De igual manera, un aviador encargado del Correo del Sur, llamado Antoine de Saint-Exupéry, que luego escribiría “El Principito”, describía nuestro territorio con fascinación: “Y he aquí la ciudad más austral del mundo, permitida por el azar de un poco de lodo entre las lavas y las nieves. Tan cerca de los negros chorros ¡cómo se siente el milagro del hombre! ¡Qué extraño encuentro!”. Amén de lo bella e interesante que es la historia aeronáutica de nuestra región, en personajes de excepción como Gunther Plüschow o Franco Bianco.

Escritores de la talla de Edgar Allan Poe, Julio Verne, Emilio Salgari, Joseph Conrad, Herman Melville han escrito sobre nuestro territorio. Algunos de ellos sin conocerlo. Gabriela Mistral describió Magallanes como el trópico frío y Neruda imaginó un nuevo génesis en la Patagonia en su libro “La espada encendida”.

De igual modo quiero relevar la historia del habitante anónimo que logró organizarse en un territorio tan extremo, demostrando que es posible emplazar ciudades y sueños en el lugar más remoto del globo. Relevar la historia de las primeras organizaciones sindicales, cuyo ideario y proclamas iban más allá incluso de los levantados por los movimientos sociales y obreros de otros puntos del país, hoy reconocidos como precursores. Una mención valiosa, entonces, para la Federación Obrera de Magallanes (1911-1924), para el diario El Trabajo, para toda esa época de organización, conciencia y rebeldía.  La irrupción en nuestra historia de aquellas causas justas, de aquellos líderes sindicales, de los primeros dirigentes sociales, del surgimiento de nuestros barrios emblemáticos, de la cultura popular debiera ser el sustrato más vivo de una comunidad como la nuestra. Esta esencia de voluntades y acontecimientos es la razón de ser de nuestro Espacio Cultural La Idea. Sobre esa base fue fundado. Y por estos motivos, tiene sus puertas abiertas, para todos.

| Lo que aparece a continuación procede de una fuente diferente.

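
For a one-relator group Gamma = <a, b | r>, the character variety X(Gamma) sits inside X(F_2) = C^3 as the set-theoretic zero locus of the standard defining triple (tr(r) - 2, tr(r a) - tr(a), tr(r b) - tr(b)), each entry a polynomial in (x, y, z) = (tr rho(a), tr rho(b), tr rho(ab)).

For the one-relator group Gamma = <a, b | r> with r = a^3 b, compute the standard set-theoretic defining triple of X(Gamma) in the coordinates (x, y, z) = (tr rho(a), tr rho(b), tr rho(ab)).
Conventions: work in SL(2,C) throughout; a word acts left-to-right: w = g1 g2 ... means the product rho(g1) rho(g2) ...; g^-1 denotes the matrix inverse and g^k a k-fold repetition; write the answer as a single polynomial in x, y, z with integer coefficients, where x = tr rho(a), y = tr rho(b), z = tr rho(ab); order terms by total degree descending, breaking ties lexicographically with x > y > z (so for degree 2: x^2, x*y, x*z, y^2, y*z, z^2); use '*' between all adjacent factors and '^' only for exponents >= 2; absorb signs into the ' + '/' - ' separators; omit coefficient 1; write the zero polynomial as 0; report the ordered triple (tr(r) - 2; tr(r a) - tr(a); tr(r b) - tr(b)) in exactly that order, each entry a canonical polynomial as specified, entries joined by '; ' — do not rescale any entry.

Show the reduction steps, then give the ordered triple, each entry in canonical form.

x^2*z - x*y - z - 2; x^3*z - x^2*y - 2*x*z - x + y; x^2*y*z - x^3 - x*y^2 - y*z + 3*x - y

apply: tr(b a^2) = tr(a) * tr(b a) - tr(b)   [square of a] = x*z - y
tr(a^3 b) = tr(a) * tr(b a^2) - tr(b a)   [square of a] = x^2*z - x*y - z
tr(a^3 b a) = tr(a) * tr(b a^3) - tr(b a^2)   [square of a] = x^3*z - x^2*y - 2*x*z + y
use: tr(b^2 a) = tr(b) * tr(a b) - tr(a) = y*z - x
use: tr(b^2) = tr(b) * tr(b) - tr(1) = y^2 - 2
apply: tr(b^2 a^2) = tr(a) * tr(b^2 a) - tr(b^2) = x*y*z - x^2 - y^2 + 2
tr(a^3 b^2) = tr(a) * tr(b^2 a^2) - tr(b^2 a) = x^2*y*z - x^3 - x*y^2 - y*z + 3*x
assemble the triple (tr(r) - 2; tr(r a) - x; tr(r b) - y)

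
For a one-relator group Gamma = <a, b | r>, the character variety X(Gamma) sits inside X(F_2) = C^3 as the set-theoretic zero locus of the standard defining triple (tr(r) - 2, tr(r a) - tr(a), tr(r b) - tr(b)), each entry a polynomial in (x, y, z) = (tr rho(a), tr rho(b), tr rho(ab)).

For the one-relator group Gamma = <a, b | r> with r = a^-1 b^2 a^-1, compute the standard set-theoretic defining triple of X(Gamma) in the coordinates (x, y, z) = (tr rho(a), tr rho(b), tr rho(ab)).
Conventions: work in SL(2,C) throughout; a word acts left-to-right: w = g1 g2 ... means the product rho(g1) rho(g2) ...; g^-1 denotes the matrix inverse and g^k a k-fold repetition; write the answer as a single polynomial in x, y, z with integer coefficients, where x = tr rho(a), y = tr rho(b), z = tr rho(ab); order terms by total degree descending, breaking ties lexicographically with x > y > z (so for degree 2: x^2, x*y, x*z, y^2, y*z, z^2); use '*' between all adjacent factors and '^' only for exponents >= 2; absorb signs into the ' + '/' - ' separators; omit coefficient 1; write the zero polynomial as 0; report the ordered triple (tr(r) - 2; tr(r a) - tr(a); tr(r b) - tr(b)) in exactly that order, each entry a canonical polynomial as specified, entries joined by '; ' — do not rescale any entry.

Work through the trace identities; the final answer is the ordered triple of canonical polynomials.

x^2*y^2 - x*y*z - x^2 - y^2; x*y^2 - y*z - 2*x; x^2*y^3 - 2*x*y^2*z - x^2*y + y*z^2 + x*z - 2*y

tr(b^2) = tr(b) tr(b) - tr(1) = y^2 - 2
tr(b^2 a) = tr(b) tr(a b) - tr(a) = y*z - x
next, tr(a^-1 b^2) = tr(b^2) tr(a) - tr(b^2 a) = x*y^2 - y*z - x
next, tr(a^-1 b^2 a^-1) = tr(a^-1 b^2) tr(a) - tr(a^-1 b^2 a) = x^2*y^2 - x*y*z - x^2 - y^2 + 2
and tr(b^3) = tr(b) tr(b^2) - tr(b) = y^3 - 3*y
tr(b^3 a) = tr(b) tr(a b^2) - tr(a b) = y^2*z - x*y - z
next, tr(b a^-1 b^2) = tr(b^3) tr(a) - tr(b^3 a) = x*y^3 - y^2*z - 2*x*y + z
tr(a b a b) = tr(b a) tr(b a) - tr(1) = z^2 - 2
and tr(a b a) = tr(a) tr(b a) - tr(b) = x*z - y
and tr(b^2 a b a) = tr(b) tr(a b a b) - tr(a b a) = y*z^2 - x*z - y
next, tr(b a^-1 b^2 a) = tr(b^2 a b) tr(a) - tr(b^2 a b a) = x*y^2*z - x^2*y - y*z^2 + y
tr(a^-1 b^2 a^-1 b) = tr(b a^-1 b^2) tr(a) - tr(b a^-1 b^2 a) = x^2*y^3 - 2*x*y^2*z - x^2*y + y*z^2 + x*z - y
assemble the triple (tr(r) - 2; tr(r a) - x; tr(r b) - y)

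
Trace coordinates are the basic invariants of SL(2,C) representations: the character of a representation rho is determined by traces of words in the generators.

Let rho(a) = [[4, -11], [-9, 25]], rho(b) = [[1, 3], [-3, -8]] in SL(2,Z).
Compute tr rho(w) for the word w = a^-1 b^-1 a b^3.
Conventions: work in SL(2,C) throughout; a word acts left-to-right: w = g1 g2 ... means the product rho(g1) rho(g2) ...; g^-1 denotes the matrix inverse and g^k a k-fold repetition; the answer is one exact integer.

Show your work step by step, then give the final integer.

-75985

rho(a^-1) = [[25, 11], [9, 4]]
... * rho(b^-1) = [[-8, -3], [3, 1]]  ->  [[-167, -64], [-60, -23]]
... * rho(a) = [[4, -11], [-9, 25]]  ->  [[-92, 237], [-33, 85]]
... * rho(b) = [[1, 3], [-3, -8]]  ->  [[-803, -2172], [-288, -779]]
... * rho(b) = [[1, 3], [-3, -8]]  ->  [[5713, 14967], [2049, 5368]]
... * rho(b) = [[1, 3], [-3, -8]]  ->  [[-39188, -102597], [-14055, -36797]]
tr = -39188 + -36797 = -75985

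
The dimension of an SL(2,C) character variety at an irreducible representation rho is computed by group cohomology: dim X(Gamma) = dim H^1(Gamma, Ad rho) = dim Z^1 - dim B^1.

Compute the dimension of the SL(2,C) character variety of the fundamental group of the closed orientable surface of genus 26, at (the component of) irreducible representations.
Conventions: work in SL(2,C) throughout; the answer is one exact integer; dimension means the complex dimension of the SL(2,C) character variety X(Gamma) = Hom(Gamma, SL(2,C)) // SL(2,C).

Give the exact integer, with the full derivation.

150

Gamma = pi_1(Sigma_26) = < a_1, b_1, ..., a_26, b_26 | prod [a_i, b_i] > has 2g = 52 generators and 1 relator.
Before the relator condition, cocycle space has dim 3*52 = 156.
H^2 = coker(d_2) is dual to H^0 = 0 at irreducible rho (Poincare duality), so d_2 is onto: dim Z^1 = 153.
dim B^1 = 3 (coboundaries, injective at irreducible rho).
Hence dim X = 153 - 3 = 150.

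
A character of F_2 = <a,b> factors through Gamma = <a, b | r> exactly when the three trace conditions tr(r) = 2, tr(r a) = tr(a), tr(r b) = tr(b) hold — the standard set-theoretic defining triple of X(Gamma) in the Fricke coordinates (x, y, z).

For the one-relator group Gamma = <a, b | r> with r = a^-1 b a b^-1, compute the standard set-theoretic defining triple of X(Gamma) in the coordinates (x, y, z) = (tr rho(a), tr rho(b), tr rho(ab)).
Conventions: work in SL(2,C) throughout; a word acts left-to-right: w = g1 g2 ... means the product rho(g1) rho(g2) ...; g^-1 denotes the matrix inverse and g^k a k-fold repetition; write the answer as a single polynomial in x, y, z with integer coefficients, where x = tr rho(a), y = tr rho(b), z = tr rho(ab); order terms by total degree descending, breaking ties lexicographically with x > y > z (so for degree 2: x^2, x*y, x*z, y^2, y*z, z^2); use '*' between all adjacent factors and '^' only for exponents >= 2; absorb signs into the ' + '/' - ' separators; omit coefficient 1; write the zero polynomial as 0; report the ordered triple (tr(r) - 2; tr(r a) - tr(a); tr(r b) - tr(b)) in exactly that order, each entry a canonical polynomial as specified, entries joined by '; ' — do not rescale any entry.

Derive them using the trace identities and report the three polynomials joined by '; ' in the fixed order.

reduce: trace(a b a) = trace(a) trace(b a) - trace(b) = x*z - y
so trace(a b a b) = trace(b a) trace(b a) - trace(1) = z^2 - 2
trace(b a b^-1 a) = trace(a b a) trace(b) - trace(a b a b) = x*y*z - y^2 - z^2 + 2
trace(a^-1 b a b^-1) = trace(b a b^-1) trace(a) - trace(b a b^-1 a) = -x*y*z + x^2 + y^2 + z^2 - 2
assemble the triple (trace(r) - 2; trace(r a) - x; trace(r b) - y)

-x*y*z + x^2 + y^2 + z^2 - 4; 0; 0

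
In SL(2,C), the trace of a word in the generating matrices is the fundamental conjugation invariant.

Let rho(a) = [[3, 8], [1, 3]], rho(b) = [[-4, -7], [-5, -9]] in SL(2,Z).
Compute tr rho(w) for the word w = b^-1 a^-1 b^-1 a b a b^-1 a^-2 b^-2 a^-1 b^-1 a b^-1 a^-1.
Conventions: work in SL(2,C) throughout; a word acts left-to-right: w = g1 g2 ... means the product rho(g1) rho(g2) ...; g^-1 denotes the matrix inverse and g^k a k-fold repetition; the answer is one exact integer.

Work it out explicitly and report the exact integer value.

rho(b^-1) = [[-9, 7], [5, -4]]
... * rho(a^-1) = [[3, -8], [-1, 3]]  ->  [[-34, 93], [19, -52]]
... * rho(b^-1) = [[-9, 7], [5, -4]]  ->  [[771, -610], [-431, 341]]
... * rho(a) = [[3, 8], [1, 3]]  ->  [[1703, 4338], [-952, -2425]]
... * rho(b) = [[-4, -7], [-5, -9]]  ->  [[-28502, -50963], [15933, 28489]]
... * rho(a) = [[3, 8], [1, 3]]  ->  [[-136469, -380905], [76288, 212931]]
... * rho(b^-1) = [[-9, 7], [5, -4]]  ->  [[-676304, 568337], [378063, -317708]]
... * rho(a^-1) = [[3, -8], [-1, 3]]  ->  [[-2597249, 7115443], [1451897, -3977628]]
... * rho(a^-1) = [[3, -8], [-1, 3]]  ->  [[-14907190, 42124321], [8333319, -23548060]]
... * rho(b^-1) = [[-9, 7], [5, -4]]  ->  [[344786315, -272847614], [-192740171, 152525473]]
... * rho(b^-1) = [[-9, 7], [5, -4]]  ->  [[-4467314905, 3504894661], [2497288904, -1959283089]]
... * rho(a^-1) = [[3, -8], [-1, 3]]  ->  [[-16906839376, 46253203223], [9451149801, -25856160499]]
... * rho(b^-1) = [[-9, 7], [5, -4]]  ->  [[383427570499, -303360688524], [-214341150704, 169582690603]]
... * rho(a) = [[3, 8], [1, 3]]  ->  [[846922022973, 2157338498420], [-473440761509, -1205981133823]]
... * rho(b^-1) = [[-9, 7], [5, -4]]  ->  [[3164394285343, -2700899832869], [-1768938815534, 1509839204729]]
... * rho(a^-1) = [[3, -8], [-1, 3]]  ->  [[12194082688898, -33417853781351], [-6816655651331, 18681028138459]]
tr = 12194082688898 + 18681028138459 = 30875110827357

30875110827357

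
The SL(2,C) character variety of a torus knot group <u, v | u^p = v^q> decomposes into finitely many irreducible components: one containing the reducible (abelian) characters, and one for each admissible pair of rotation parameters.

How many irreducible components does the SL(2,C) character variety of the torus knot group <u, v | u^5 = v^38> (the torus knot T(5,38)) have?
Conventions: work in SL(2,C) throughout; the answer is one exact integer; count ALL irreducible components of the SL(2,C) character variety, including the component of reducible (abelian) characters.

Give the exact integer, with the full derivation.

75

Gamma = < u, v | u^5 = v^38 > (torus knot T(5,38)); the central element u^5 = v^38 acts as +I or -I in any irreducible SL(2,C) representation.
This locks tr(u) to 2*cos(pi*alpha/5), alpha in 1..4, and tr(v) to 2*cos(pi*beta/38), beta in 1..37, on each component of irreducible characters.
Consistency of u^5 = (-1)^alpha I with v^38 = (-1)^beta I forces alpha = beta (mod 2).
Enumerate parity-matched pairs: 2*19 odd-odd plus 2*18 even-even gives 74.
Total: 74 irreducible-character components + 1 reducible (abelian) component = 75.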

Si hubo quienes, en otras épocas, mucho más duras todavía, cuando las distancias eran mayores, lograron hacer de esta tierra un lugar donde llegar para cumplir con los objetivos de su aventura, o para  luchar por sus ideales, no podemos hacer otra cosa que revalidar este empuje, día a día, en las organizaciones de base, sociales, estudiantiles, culturales, para cumplir con el deber de construir un Magallanes mejor. Para allá vamos.